Daraufhin zog die Kirche vor Gericht. Sie begründete ihre Klage damit, dass der Widerruf rechtswidrig sei, weil sie damit in eine finanzielle Notlage gebracht werde. Außerdem machte die Klägerin geltend, dass die zuständige Sachbearbeiterin erkrankt gewesen sei. Dass keine weitere Fristverlängerung beantragt worden sei, sei also ein unverschuldetes Versäumnis.

So begründet das Verwaltungsgericht Göttingen die Ablehnung der Klage aus dem Südharz

Dies sah das Gericht anders. Die gewollte Verknüpfung von Zuwendungszweck und Bewilligungszeitraum sei objektiv erkennbar gewesen, befand die Kammer. Zwar könnten Fristen grundsätzlich auch rückwirkend verlängert werden. Dies sei aber in diesem Fall aus Gleichbehandlungsgründen nicht möglich gewesen. Nach ständiger Praxis werde Verlängerungsanträgen allenfalls dann entsprochen, wenn diese vor Ablauf des Bewilligungszeitraums gestellt wurden.

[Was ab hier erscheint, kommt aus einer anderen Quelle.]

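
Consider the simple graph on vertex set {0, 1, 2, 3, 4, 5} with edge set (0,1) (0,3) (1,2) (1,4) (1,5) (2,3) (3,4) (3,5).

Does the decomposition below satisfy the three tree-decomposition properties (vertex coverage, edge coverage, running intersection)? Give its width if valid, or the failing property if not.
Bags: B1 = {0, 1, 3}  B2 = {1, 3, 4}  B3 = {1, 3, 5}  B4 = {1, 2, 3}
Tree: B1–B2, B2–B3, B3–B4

Yes; width 2.

Checking the three conditions: (i) the bags cover all of {0, 1, 2, 3, 4, 5}; (ii) for each edge, some bag contains both endpoints; (iii) the bags containing any fixed vertex form a subtree. All hold, so the decomposition is valid with width 3 − 1 = 2.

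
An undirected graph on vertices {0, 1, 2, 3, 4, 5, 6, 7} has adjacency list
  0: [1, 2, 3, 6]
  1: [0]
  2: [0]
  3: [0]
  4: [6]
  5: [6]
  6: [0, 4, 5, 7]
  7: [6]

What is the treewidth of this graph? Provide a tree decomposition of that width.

Treewidth 1.
One optimal decomposition is:
Bags: B1 = {0, 2}  B2 = {0, 3}  B3 = {0, 6}  B4 = {5, 6}  B5 = {6, 7}  B6 = {0, 1}  B7 = {4, 6}
Tree: B1–B2, B2–B3, B3–B4, B3–B5, B2–B6, B3–B7

Each bag holds 2 vertices, so the decomposition has width 1, which upper-bounds the treewidth. G has an edge, so its treewidth is at least 1. Combining the bounds, tw(G) = 1.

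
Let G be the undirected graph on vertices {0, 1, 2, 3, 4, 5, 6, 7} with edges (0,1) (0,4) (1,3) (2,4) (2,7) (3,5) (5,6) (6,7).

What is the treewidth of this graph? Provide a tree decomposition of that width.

The largest bag has 3 vertices, giving width 2; this decomposition certifies tw(G) ≤ 2. Since 1–3–5–6–7–2–4–0–1 is a cycle in G, G is not acyclic. Forests are exactly the graphs of treewidth ≤ 1, so tw(G) ≥ 2. Combining the bounds, tw(G) = 2.

Treewidth 2.
Bags: B1 = {1, 3, 5}  B2 = {1, 5, 6}  B3 = {1, 6, 7}  B4 = {1, 2, 7}  B5 = {1, 2, 4}  B6 = {0, 1, 4}
Tree: B1–B2, B2–B3, B3–B4, B4–B5, B5–B6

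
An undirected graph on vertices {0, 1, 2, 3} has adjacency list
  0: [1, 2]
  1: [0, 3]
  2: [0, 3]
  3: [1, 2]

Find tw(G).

A width-2 tree decomposition is:
Bags: B1 = {0, 1, 2}  B2 = {1, 2, 3}
Tree: B1–B2
The largest bag has 3 vertices, giving width 2; this decomposition certifies tw(G) ≤ 2. For the lower bound, G contains the cycle 2–0–1–3–2, so G is not a forest; only forests have treewidth ≤ 1, hence tw(G) ≥ 2. Therefore the treewidth is 2.

2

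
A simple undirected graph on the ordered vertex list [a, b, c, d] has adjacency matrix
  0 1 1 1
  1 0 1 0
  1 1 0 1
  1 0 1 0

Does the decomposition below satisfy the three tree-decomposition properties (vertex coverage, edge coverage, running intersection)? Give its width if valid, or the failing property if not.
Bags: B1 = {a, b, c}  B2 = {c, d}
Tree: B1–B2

A tree decomposition must satisfy three properties: every vertex lies in some bag; for every edge, both endpoints lie together in some bag; and for every vertex, the bags containing it form a connected subtree. Here edge (a,d) lies in no bag, so the decomposition is invalid.

No — edge (a,d) lies in no bag.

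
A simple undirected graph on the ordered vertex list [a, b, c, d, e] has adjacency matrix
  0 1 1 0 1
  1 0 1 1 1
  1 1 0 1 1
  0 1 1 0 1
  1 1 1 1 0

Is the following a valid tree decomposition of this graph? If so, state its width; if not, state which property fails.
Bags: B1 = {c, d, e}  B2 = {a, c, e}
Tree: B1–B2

No — vertex b appears in no bag.

A tree decomposition must satisfy three properties: every vertex lies in some bag; for every edge, both endpoints lie together in some bag; and for every vertex, the bags containing it form a connected subtree. Here vertex b appears in no bag, so the decomposition is invalid.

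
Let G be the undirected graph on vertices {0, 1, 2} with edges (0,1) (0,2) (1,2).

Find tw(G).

2

A width-2 tree decomposition is:
Bags: B1 = {0, 1, 2}
Tree: (single bag)
With just one bag of size 3, the width is 3 − 1 = 2, so tw(G) ≤ 2. Conversely, {0, 1, 2} is a clique of size 3, and the vertices of any clique must share a bag in every tree decomposition; so some bag has ≥ 3 vertices and tw(G) ≥ 2. Combining the bounds, tw(G) = 2.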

Es liege kein atypischer Fall vor, der es erlauben würde, hiervon abzuweichen. Für die Erkrankung einer Sachbearbeiterin hätte die Klägerin Vorsorge treffen müssen, insbesondere auch deshalb, weil die Bauverzögerungen bereits lange vor Ablauf der Frist bekannt geworden seien. Es bestehe auch keine existenzielle Notlage, da die Klägerin in Vorleistung getreten sei und somit keine Rückzahlung leisten müsse.

Das Urteil ist noch nicht rechtskräftig, Die Kirche kann innerhalb eines Monats beim Niedersächsischen Oberverwaltungsgericht in Lüneburg einen Antrag auf Zulassung der Berufung stellen.